In a box there was a snake skeleton with two heads. Pickled in a jar was a pig embryo with no hind legs—a grotesque miniature mermaid swimming in alcohol. Like the unicorn, an exotic chimera of myth revealed to be, in reality, merely pathetic and sad.

Venn turned to the last item on the table—the head of a lamb also preserved in alcohol, sealed in a big mason jar. Frowning, Venn rotated the jar slightly and bent nearer to it. The lamb had been born without eyes. There was barely an indentation where each socket should be. If God was the artist who had created each plant and animal on this earth, how did mistakes like this one slip past His notice? Or did He create these intentionally, to make some kind of point, to get across some sort of message that was simply lost to him?

He straightened and was about to leave the tent, but he found it hard to remove his gaze from that eyeless disembodied head. A strange impulse came over him, then. Like the impulse that had directed him to this tent in the first place. He peeked over his shoulder to be certain that he was alone, and that the siblings weren’t peeking into the tent at him. Then, he slipped out and unfolded his wire-rimmed spectacles with their deep red lenses, and put them on his face.

Now that he had the spectacles on, he could see that the lamb’s head possessed two eyes after all.

The eyes had sclera that were a blood red instead of white, and within these were pupils of an almost metallic silver. These silvery pupils rolled to look up at him, followed him as he took an unconscious step back in repug-nance. In fear.

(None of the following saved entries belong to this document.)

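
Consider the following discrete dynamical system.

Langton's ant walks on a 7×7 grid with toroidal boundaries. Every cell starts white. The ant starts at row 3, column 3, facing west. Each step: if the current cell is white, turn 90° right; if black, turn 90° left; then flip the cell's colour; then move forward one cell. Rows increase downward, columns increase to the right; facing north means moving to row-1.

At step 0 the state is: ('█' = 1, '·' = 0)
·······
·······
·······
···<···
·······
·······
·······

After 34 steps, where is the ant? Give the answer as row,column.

4,6

step 0: ·······
·······
·······
···<···
·······
·······
·······
step 1: ·······
·······
···^···
···█···
·······
·······
·······
step 2: ·······
·······
···█>··
···█···
·······
·······
·······
step 3: ·······
·······
···██··
···█v··
·······
·······
·······
step 4: ·······
·······
···██··
···<█··
·······
·······
·······
step 5: ·······
·······
···██··
····█··
···v···
·······
·······
step 6: ·······
·······
···██··
····█··
··<█···
·······
·······
step 7: ·······
·······
···██··
··^·█··
··██···
·······
·······
step 8: ·······
·······
···██··
··█>█··
··██···
·······
·······
step 9: ·······
·······
···██··
··███··
··█v···
·······
·······
step 10: ·······
·······
···██··
··███··
··█·>··
·······
·······
step 11: ·······
·······
···██··
··███··
··█·█··
····v··
·······
step 12: ·······
·······
···██··
··███··
··█·█··
···<█··
·······
step 13: ·······
·······
···██··
··███··
··█^█··
···██··
·······
step 14: ·······
·······
···██··
··███··
··██>··
···██··
·······
step 15: ·······
·······
···██··
··██^··
··██···
···██··
·······
step 16: ·······
·······
···██··
··█<···
··██···
···██··
·······
step 17: ·······
·······
···██··
··█····
··█v···
···██··
·······
step 18: ·······
·······
···██··
··█····
··█·>··
···██··
·······
step 19: ·······
·······
···██··
··█····
··█·█··
···█v··
·······
step 20: ·······
·······
···██··
··█····
··█·█··
···█·>·
·······
step 21: ·······
·······
···██··
··█····
··█·█··
···█·█·
·····v·
step 22: ·······
·······
···██··
··█····
··█·█··
···█·█·
····<█·
step 23: ·······
·······
···██··
··█····
··█·█··
···█^█·
····██·
step 24: ·······
·······
···██··
··█····
··█·█··
···██>·
····██·
step 25: ·······
·······
···██··
··█····
··█·█^·
···██··
····██·
step 26: ·······
·······
···██··
··█····
··█·██>
···██··
····██·
step 27: ·······
·······
···██··
··█····
··█·███
···██·v
····██·
step 28: ·······
·······
···██··
··█····
··█·███
···██<█
····██·
step 29: ·······
·······
···██··
··█····
··█·█^█
···████
····██·
step 30: ·······
·······
···██··
··█····
··█·<·█
···████
····██·
step 31: ·······
·······
···██··
··█····
··█···█
···█v██
····██·
step 32: ·······
·······
···██··
··█····
··█···█
···█·>█
····██·
step 33: ·······
·······
···██··
··█····
··█··^█
···█··█
····██·
step 34: ·······
·······
···██··
··█····
··█··█>
···█··█
····██·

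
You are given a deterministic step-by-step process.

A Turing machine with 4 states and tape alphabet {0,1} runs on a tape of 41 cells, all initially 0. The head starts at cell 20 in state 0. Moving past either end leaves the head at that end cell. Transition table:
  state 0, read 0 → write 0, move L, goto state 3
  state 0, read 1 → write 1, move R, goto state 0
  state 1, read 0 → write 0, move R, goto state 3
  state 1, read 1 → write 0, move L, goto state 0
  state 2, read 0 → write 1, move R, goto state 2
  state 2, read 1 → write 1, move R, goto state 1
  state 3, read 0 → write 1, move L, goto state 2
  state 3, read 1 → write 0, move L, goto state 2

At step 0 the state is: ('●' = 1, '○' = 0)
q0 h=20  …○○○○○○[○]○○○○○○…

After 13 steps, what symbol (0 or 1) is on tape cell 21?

0) q0 h=20  …○○○○○○[○]○○○○○○…
1) q3 h=19  …○○○○○○[○]○○○○○○…
2) q2 h=18  …○○○○○○[○]●○○○○○…
3) q2 h=19  …○○○○○●[●]○○○○○○…
4) q1 h=20  …○○○○●●[○]○○○○○○…
5) q3 h=21  …○○○●●○[○]○○○○○○…
6) q2 h=20  …○○○○●●[○]●○○○○○…
7) q2 h=21  …○○○●●●[●]○○○○○○…
8) q1 h=22  …○○●●●●[○]○○○○○○…
9) q3 h=23  …○●●●●○[○]○○○○○○…
10) q2 h=22  …○○●●●●[○]●○○○○○…
11) q2 h=23  …○●●●●●[●]○○○○○○…
12) q1 h=24  …●●●●●●[○]○○○○○○…
13) q3 h=25  …●●●●●○[○]○○○○○○…

1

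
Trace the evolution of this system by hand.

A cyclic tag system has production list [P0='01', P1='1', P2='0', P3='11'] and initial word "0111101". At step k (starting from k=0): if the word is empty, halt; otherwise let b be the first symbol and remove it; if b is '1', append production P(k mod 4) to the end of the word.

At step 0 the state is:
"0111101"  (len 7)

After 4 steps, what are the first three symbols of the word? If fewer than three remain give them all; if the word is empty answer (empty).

101

gen 0: "0111101"  (len 7)
gen 1: "111101"  (len 6)
gen 2: "111011"  (len 6)
gen 3: "110110"  (len 6)
gen 4: "1011011"  (len 7)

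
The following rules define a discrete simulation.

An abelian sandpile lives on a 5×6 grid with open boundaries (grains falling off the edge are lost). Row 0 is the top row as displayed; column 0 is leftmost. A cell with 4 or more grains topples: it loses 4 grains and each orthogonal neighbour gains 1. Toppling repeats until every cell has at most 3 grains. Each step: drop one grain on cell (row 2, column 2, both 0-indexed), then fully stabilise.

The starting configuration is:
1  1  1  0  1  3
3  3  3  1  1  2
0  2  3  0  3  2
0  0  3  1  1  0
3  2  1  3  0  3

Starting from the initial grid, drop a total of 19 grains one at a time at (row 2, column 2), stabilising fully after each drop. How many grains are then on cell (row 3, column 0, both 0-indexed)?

k=0  1  1  1  0  1  3
3  3  3  1  1  2
0  2  3  0  3  2
0  0  3  1  1  0
3  2  1  3  0  3
k=1  2  2  2  0  1  3
0  2  1  2  1  2
2  0  3  1  3  2
0  2  0  2  1  0
3  2  2  3  0  3
k=2  2  2  2  0  1  3
0  2  2  2  1  2
2  1  0  2  3  2
0  2  1  2  1  0
3  2  2  3  0  3
k=3  2  2  2  0  1  3
0  2  2  2  1  2
2  1  1  2  3  2
0  2  1  2  1  0
3  2  2  3  0  3
k=4  2  2  2  0  1  3
0  2  2  2  1  2
2  1  2  2  3  2
0  2  1  2  1  0
3  2  2  3  0  3
k=5  2  2  2  0  1  3
0  2  2  2  1  2
2  1  3  2  3  2
0  2  1  2  1  0
3  2  2  3  0  3
k=6  2  2  2  0  1  3
0  2  3  2  1  2
2  2  0  3  3  2
0  2  2  2  1  0
3  2  2  3  0  3
k=7  2  2  2  0  1  3
0  2  3  2  1  2
2  2  1  3  3  2
0  2  2  2  1  0
3  2  2  3  0  3
k=8  2  2  2  0  1  3
0  2  3  2  1  2
2  2  2  3  3  2
0  2  2  2  1  0
3  2  2  3  0  3
k=9  2  2  2  0  1  3
0  2  3  2  1  2
2  2  3  3  3  2
0  2  2  2  1  0
3  2  2  3  0  3
k=10  2  2  3  1  1  3
0  3  1  0  3  2
2  3  2  2  0  3
0  2  3  3  2  0
3  2  2  3  0  3
k=11  2  2  3  1  1  3
0  3  1  0  3  2
2  3  3  2  0  3
0  2  3  3  2  0
3  2  2  3  0  3
k=12  2  3  3  1  1  3
1  0  3  1  3  2
3  2  3  0  1  3
2  1  3  2  3  0
0  1  1  1  1  3
k=13  3  0  1  2  1  3
1  2  1  2  3  2
3  3  2  1  1  3
2  2  0  3  3  0
0  1  2  1  1  3
k=14  3  0  1  2  1  3
1  2  1  2  3  2
3  3  3  1  1  3
2  2  0  3  3  0
0  1  2  1  1  3
k=15  3  0  1  2  1  3
2  3  2  2  3  2
0  1  1  2  1  3
3  3  1  3  3  0
0  1  2  1  1  3
k=16  3  0  1  2  1  3
2  3  2  2  3  2
0  1  2  2  1  3
3  3  1  3  3  0
0  1  2  1  1  3
k=17  3  0  1  2  1  3
2  3  2  2  3  2
0  1  3  2  1  3
3  3  1  3  3  0
0  1  2  1  1  3
k=18  3  0  1  2  1  3
2  3  3  2  3  2
0  2  0  3  1  3
3  3  2  3  3  0
0  1  2  1  1  3
k=19  3  0  1  2  1  3
2  3  3  2  3  2
0  2  1  3  1  3
3  3  2  3  3  0
0  1  2  1  1  3

3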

When Venn stepped out into the light, still wearing his odd specs against its brightness, the show girl was grinning at him as if she sensed and enjoyed his unease. He asked her and her brother, “That sheep’s head, without eyes.

Where did you acquire it?”

“I bought it from a farmer in Candleton, sir,” said the man. “People sell me these beasts, sir, knowing as I can make use of them, where they can not.”

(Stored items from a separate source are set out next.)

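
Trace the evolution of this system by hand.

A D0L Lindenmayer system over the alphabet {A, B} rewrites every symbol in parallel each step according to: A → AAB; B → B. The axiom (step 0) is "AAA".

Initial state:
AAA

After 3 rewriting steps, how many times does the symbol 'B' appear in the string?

[0] AAA
[1] AABAABAAB
[2] AABAABBAABAABBAABAABB
[3] AABAABBAABAABBBAABAABBAABAABBBAABAABBAABAABBB

21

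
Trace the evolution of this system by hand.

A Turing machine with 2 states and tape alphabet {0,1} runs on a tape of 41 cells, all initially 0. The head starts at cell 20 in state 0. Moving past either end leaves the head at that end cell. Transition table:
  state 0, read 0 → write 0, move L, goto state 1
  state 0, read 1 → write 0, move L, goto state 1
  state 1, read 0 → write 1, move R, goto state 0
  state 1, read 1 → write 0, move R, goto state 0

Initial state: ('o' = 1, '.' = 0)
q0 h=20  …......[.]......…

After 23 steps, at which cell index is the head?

19

step 0: q0 h=20  …......[.]......…
step 1: q1 h=19  …......[.]......…
step 2: q0 h=20  ….....o[.]......…
step 3: q1 h=19  …......[o]......…
step 4: q0 h=20  …......[.]......…
step 5: q1 h=19  …......[.]......…
step 6: q0 h=20  ….....o[.]......…
step 7: q1 h=19  …......[o]......…
step 8: q0 h=20  …......[.]......…
step 9: q1 h=19  …......[.]......…
step 10: q0 h=20  ….....o[.]......…
step 11: q1 h=19  …......[o]......…
step 12: q0 h=20  …......[.]......…
step 13: q1 h=19  …......[.]......…
step 14: q0 h=20  ….....o[.]......…
step 15: q1 h=19  …......[o]......…
step 16: q0 h=20  …......[.]......…
step 17: q1 h=19  …......[.]......…
step 18: q0 h=20  ….....o[.]......…
step 19: q1 h=19  …......[o]......…
step 20: q0 h=20  …......[.]......…
step 21: q1 h=19  …......[.]......…
step 22: q0 h=20  ….....o[.]......…
step 23: q1 h=19  …......[o]......…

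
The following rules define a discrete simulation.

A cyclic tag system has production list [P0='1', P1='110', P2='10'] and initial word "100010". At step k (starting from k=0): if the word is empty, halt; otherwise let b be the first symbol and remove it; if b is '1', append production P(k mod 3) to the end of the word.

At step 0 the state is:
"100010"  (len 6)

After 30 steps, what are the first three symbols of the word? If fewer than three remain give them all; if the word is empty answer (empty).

step 0: "100010"  (len 6)
step 1: "000101"  (len 6)
step 2: "00101"  (len 5)
step 3: "0101"  (len 4)
step 4: "101"  (len 3)
step 5: "01110"  (len 5)
step 6: "1110"  (len 4)
step 7: "1101"  (len 4)
step 8: "101110"  (len 6)
step 9: "0111010"  (len 7)
step 10: "111010"  (len 6)
step 11: "11010110"  (len 8)
step 12: "101011010"  (len 9)
step 13: "010110101"  (len 9)
step 14: "10110101"  (len 8)
step 15: "011010110"  (len 9)
step 16: "11010110"  (len 8)
step 17: "1010110110"  (len 10)
step 18: "01011011010"  (len 11)
step 19: "1011011010"  (len 10)
step 20: "011011010110"  (len 12)
step 21: "11011010110"  (len 11)
step 22: "10110101101"  (len 11)
step 23: "0110101101110"  (len 13)
step 24: "110101101110"  (len 12)
step 25: "101011011101"  (len 12)
step 26: "01011011101110"  (len 14)
step 27: "1011011101110"  (len 13)
step 28: "0110111011101"  (len 13)
step 29: "110111011101"  (len 12)
step 30: "1011101110110"  (len 13)

101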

At the name of Candleton, Venn had stiffened imperceptibly. “Do you recall the man’s name?”

“Er…” He looked at his sister helplessly. “I think his name be Brook, sir.

Brook, yes, that be it.”

“And do you recall anything about this Brook?”

“Well,” the man replied somewhat reluctantly, as if afraid of the consequences, “he had a few drinks in him, as I recall, and was of quite an unpleasant temper, haggling as he did with me over the price. Fearsome eyes, he had, if I remember the man rightly, Father.”